Original work across the medical AI agenda.
The International Society of Medical AI invites authors to submit original work for presentation at Florence 2026. The call is open to clinicians, scientists, trainees, allied health professionals, scholars in ethics and law, educators and patient representatives whose work informs the responsible practice of medical AI.
Who may submit
Submissions are welcome from any author whose work falls within the scope of the listed tracks.
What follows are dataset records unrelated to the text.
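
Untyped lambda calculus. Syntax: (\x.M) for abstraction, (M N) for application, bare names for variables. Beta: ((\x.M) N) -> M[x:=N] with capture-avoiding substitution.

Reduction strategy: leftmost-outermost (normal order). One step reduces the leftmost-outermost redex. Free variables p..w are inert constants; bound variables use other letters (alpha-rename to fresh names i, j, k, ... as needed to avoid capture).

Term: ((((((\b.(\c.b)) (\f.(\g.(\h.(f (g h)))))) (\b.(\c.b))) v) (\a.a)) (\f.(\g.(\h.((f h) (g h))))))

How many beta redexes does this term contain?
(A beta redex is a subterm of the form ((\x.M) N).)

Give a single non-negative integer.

Answer: 1

Derivation:
Term: ((((((\b.(\c.b)) (\f.(\g.(\h.(f (g h)))))) (\b.(\c.b))) v) (\a.a)) (\f.(\g.(\h.((f h) (g h))))))
  Redex: ((\b.(\c.b)) (\f.(\g.(\h.(f (g h))))))
Total redexes: 1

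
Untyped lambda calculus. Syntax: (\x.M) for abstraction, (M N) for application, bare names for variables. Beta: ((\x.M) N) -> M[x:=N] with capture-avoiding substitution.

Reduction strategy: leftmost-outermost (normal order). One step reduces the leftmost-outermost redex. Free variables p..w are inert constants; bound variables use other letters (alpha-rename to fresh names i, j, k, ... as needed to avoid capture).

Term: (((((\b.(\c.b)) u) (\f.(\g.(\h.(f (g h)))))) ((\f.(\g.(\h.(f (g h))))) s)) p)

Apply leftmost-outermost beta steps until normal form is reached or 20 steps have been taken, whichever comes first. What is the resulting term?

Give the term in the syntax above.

Answer: ((u (\g.(\h.(s (g h))))) p)

Derivation:
Step 0: (((((\b.(\c.b)) u) (\f.(\g.(\h.(f (g h)))))) ((\f.(\g.(\h.(f (g h))))) s)) p)
Step 1: ((((\c.u) (\f.(\g.(\h.(f (g h)))))) ((\f.(\g.(\h.(f (g h))))) s)) p)
Step 2: ((u ((\f.(\g.(\h.(f (g h))))) s)) p)
Step 3: ((u (\g.(\h.(s (g h))))) p)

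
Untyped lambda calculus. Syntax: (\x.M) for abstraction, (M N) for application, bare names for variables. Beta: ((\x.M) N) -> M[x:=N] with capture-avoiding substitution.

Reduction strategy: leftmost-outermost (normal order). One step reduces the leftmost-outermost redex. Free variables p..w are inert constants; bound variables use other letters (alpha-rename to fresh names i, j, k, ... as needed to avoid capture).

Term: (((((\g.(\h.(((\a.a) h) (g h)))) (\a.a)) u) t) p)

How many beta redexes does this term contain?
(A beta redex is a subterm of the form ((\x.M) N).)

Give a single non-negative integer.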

Presenting authors are expected to be registered for the symposium before the programme is finalised.
Ten tracks across the symposium agenda.
Clinical AI Implementation
Deployment of AI systems in clinical settings, including workflow integration, safety review and clinician acceptance.
Validation, Monitoring and Model Lifecycle
Pre-deployment evaluation, post-deployment monitoring, drift, recalibration and lifecycle governance.
AI Governance and Regulation
Institutional, national and international governance frameworks, regulatory science and policy.
Patient Safety and Risk Management
Incident reporting, human factors, safety cases and risk frameworks adapted to algorithmic care.
Medical Education and AI Literacy
Curricula, training, assessment and continuing professional development for clinicians and trainees.
Clinical Judgement and Human Decision-Making
Empirical and conceptual work on reasoning, uncertainty and decision-making in algorithm-supported care.
Ethics, Equity and Public Trust
Informed consent, equity, transparency, communication of uncertainty and patient involvement.
Hospital Readiness and Organisational Transformation
Procurement, governance, training and change management in healthcare organisations.
Technical Development with Clinical Relevance
Methodological contributions where clinical applicability and safety are clearly demonstrated.
Philosophy of Medicine and AI
Conceptual work on the nature of clinical reasoning, professional responsibility and the limits of automation.
Abstract format
- Abstracts must be submitted in English.
- Structured abstracts are preferred for empirical work, with sections for background, methods, results and conclusions.
- A word limit and a single optional figure or table will be specified in the author guidance published when the call opens.
- Authors should select a single primary track at submission and may suggest a secondary track.
Review principles
All abstracts are reviewed by members of the scientific committee and invited reviewers, with conflicts of interest declared and managed.
Reviewers consider scientific quality, clinical relevance, methodological transparency and ethical conduct.
Industry support of a project does not preclude acceptance, but support must be disclosed and discussed in the abstract.
Declarations required
- Authors must declare any financial or non-financial relationships relevant to the work.
- Authors must confirm that necessary ethical approvals were obtained for any human subjects research.
- Authors must confirm that the work has not been published in a form that would preclude presentation at the symposium.
Presenter registration
At least one author of each accepted abstract must register for the symposium for the abstract to be included in the final programme.
Presentation formats
- Oral presentation. Selected abstracts are offered an oral presentation slot within a thematic session.
- Poster presentation. Posters are displayed during dedicated sessions, with structured author discussion.
A poster prize will be awarded at the close of the symposium. Criteria and prize details will be published in the author guidance.
Publication in the abstract book
Accepted abstracts will be published in an abstract book associated with the symposium, subject to written author consent.